Aerodynamics Testing Help Chevrolet Improve Fuel Efficiency, Interior Quietness
BANGKOK, THAILAND - Whether driving along the Gulf of Thailand or on the road to Doi Inthanon, the highest mountain in Thailand, drivers are certain to encounter a lot of wind – sometimes strong enough to shake a car and noisy enough to require turning up the radio.
When automakers design vehicles they pay close attention to aerodynamics because even the smallest design elements, such as a crease in a body panel, can disrupt airflow and have a big impact on fuel efficiency and interior quietness.
To study the way air passes over, under and around Chevrolet vehicles, General Motors engineers use a state-of-the-art Aerodynamics Lab. The facility features a 228.6 meter-long long tunnel through which a 13-meter fan powered by a DC electric motor with the equivalent of 4,500 horsepower (about 3,357 kW) that can generate winds of up to 222 km/h – that’s more than an F2 tornado.
Why do the engineers need to go to the extremes?
"The wind tunnel enables us to do something that is virtually impossible on the road – to drive at highway speeds and measure the vehicle's aerodynamic performance with extreme accuracy. In the wind tunnel, we can make numerous runs under identical conditions and evaluate the smallest changes," said Frank Meinert, Technical Integration Engineer, GM Global Aerodynamics.
"The data generated by the wind tunnel is a valuable tool that can provide a measurable benefit to our customers," Meinert added.
Measured in “drag coefficient,” aerodynamics is easily affected by problem areas, such as wing mirrors, front corners, front grille design, wheel arches, windscreen rake (front and rear), rear-end design (rear fender, boot-lid, bumper design) and any other appendages that appear to be blocking an otherwise smooth airflow. These are the design elements engineers analyze in the wind tunnel, which leads to design refinements.
A vehicle with optimized aerodynamics may give customers up to 1.06 kilometers per liter in additional fuel economy – one of the top purchase considerations for customers in Thailand. With a standard 55-liter fuel tank, customers get an added 58 kilometers per tank. Enhanced fuel economy also means less CO2 emissions. The engine does not need to work so hard to keep a vehicle cruising at a given speed, burning less fuel and producing less CO2.
Aerodynamic design also results in a quieter interior – a top 10 purchase consideration for premium car shoppers and an attribute known to impact to customer satisfaction across all segments. By achieving interior quietness through aerodynamic refinement, automakers can rely less on heavy sound-insulating materials, the elimination of which can help improve fuel economy as well.

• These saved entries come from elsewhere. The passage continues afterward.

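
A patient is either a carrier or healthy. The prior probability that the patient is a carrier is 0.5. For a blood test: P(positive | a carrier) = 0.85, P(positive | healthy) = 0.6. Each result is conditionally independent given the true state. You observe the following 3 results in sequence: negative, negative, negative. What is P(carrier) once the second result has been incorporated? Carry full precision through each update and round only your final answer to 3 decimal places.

After 'negative': P(carrier) = 0.15·0.5000 / (0.15·0.5000 + 0.4·0.5000) ≈ 0.2727
After 'negative': P(carrier) = 0.15·0.2727 / (0.15·0.2727 + 0.4·0.7273) ≈ 0.1233

0.123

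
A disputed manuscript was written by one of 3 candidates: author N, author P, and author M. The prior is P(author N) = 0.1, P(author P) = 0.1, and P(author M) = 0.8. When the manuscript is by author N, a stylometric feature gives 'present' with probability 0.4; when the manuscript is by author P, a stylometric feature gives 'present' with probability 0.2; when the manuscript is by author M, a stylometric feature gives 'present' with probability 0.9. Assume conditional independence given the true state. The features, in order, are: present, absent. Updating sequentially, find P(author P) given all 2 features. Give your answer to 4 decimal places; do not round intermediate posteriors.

After 'present': normaliser = 0.4·0.1000 + 0.2·0.1000 + 0.9·0.8000; P(author N) ≈ 0.0513, P(author P) ≈ 0.0256, P(author M) ≈ 0.9231
After 'absent': normaliser = 0.6·0.0513 + 0.8·0.0256 + 0.1·0.9231; P(author N) ≈ 0.2143, P(author P) ≈ 0.1429, P(author M) ≈ 0.6429

0.1429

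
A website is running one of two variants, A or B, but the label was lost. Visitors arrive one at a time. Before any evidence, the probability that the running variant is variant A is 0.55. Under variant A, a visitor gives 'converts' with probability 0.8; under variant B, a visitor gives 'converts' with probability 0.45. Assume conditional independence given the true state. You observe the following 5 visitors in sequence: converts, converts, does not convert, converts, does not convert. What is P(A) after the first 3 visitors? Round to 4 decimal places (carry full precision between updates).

After 'converts': P(A) = 0.8·0.5500 / (0.8·0.5500 + 0.45·0.4500) ≈ 0.6848
After 'converts': P(A) = 0.8·0.6848 / (0.8·0.6848 + 0.45·0.3152) ≈ 0.7944
After 'does not convert': P(A) = 0.2·0.7944 / (0.2·0.7944 + 0.55·0.2056) ≈ 0.5841

0.5841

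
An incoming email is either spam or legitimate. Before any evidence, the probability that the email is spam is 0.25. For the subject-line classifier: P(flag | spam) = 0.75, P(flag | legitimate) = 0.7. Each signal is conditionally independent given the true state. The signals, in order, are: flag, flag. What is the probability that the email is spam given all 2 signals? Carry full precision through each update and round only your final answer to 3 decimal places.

0.277

Each posterior becomes the prior for the next update.
After 'flag': P(spam) = 0.75·0.2500 / (0.75·0.2500 + 0.7·0.7500) ≈ 0.2632
After 'flag': P(spam) = 0.75·0.2632 / (0.75·0.2632 + 0.7·0.7368) ≈ 0.2768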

To a certain extent, good aerodynamics also promotes safety. Aerodynamic stability at highway speeds help keep the vehicle planted to the road, enhancing the mechanical grip offered by the tires. Additionally, it is less likely to suffer from wind-buffeting, which could upset the vehicle’s balance under extreme circumstances.
Aerodynamics does not apply only to sedans such as Cruze, pickup trucks like Colorado and SUVs like Trailblazer are also affected. Some aftermarket accessories have varying impact on aerodynamics. For example, add-ons like bug deflectors on the bonnet, wider or mud tires and aftermarket off-road bumpers can raise the drag coefficient, in addition to weight. The result: added noise and increased fuel consumption.

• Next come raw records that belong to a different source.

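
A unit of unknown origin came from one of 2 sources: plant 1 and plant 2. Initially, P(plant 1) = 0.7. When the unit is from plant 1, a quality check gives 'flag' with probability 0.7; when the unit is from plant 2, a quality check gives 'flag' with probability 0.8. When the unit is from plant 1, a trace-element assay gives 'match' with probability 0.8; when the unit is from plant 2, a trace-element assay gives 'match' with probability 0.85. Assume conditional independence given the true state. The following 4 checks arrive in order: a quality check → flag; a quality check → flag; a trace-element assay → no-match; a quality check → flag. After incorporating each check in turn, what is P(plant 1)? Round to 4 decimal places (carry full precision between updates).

After a quality check='flag': P(plant 1) = 0.7·0.7000 / (0.7·0.7000 + 0.8·0.3000) ≈ 0.6712
After a quality check='flag': P(plant 1) = 0.7·0.6712 / (0.7·0.6712 + 0.8·0.3288) ≈ 0.6411
After a trace-element assay='no-match': P(plant 1) = 0.2·0.6411 / (0.2·0.6411 + 0.15·0.3589) ≈ 0.7043
After a quality check='flag': P(plant 1) = 0.7·0.7043 / (0.7·0.7043 + 0.8·0.2957) ≈ 0.6758

0.6758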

According to a GM aerodynamic performance engineer, a long-disputed topic among truck owners is whether a tailgate raised or lowered is better for aerodynamics. The fact is, a tailgate in the up position is more aerodynamically efficient. As air flows over the truck, it falls over the cab and pushes forward on the rear of the truck. With the tailgate down, the benefits of that airflow are diminished.

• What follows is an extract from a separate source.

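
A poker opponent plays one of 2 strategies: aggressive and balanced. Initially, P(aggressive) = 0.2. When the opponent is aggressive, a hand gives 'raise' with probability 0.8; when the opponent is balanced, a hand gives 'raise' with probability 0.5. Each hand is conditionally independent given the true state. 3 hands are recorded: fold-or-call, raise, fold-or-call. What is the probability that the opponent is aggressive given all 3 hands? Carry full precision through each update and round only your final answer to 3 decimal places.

0.060

After 'fold-or-call': P(aggressive) = 0.2·0.2000 / (0.2·0.2000 + 0.5·0.8000) ≈ 0.0909
After 'raise': P(aggressive) = 0.8·0.0909 / (0.8·0.0909 + 0.5·0.9091) ≈ 0.1379
After 'fold-or-call': P(aggressive) = 0.2·0.1379 / (0.2·0.1379 + 0.5·0.8621) ≈ 0.0602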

So what accessories can truck owners add to help aerodynamics? Tonneau covers for the bed help smooth airflow over the truck, and Bloch says soft covers are more beneficial than hard covers because they form to how the air wants to flow. Running boards (some call it side-steps) can also help air flow smoothly down the truck’s sides. Round, tube-style running boards can provide a minor improvement to as truck’s drag coefficient, although fully integrated, factory flush-mount running boards are better.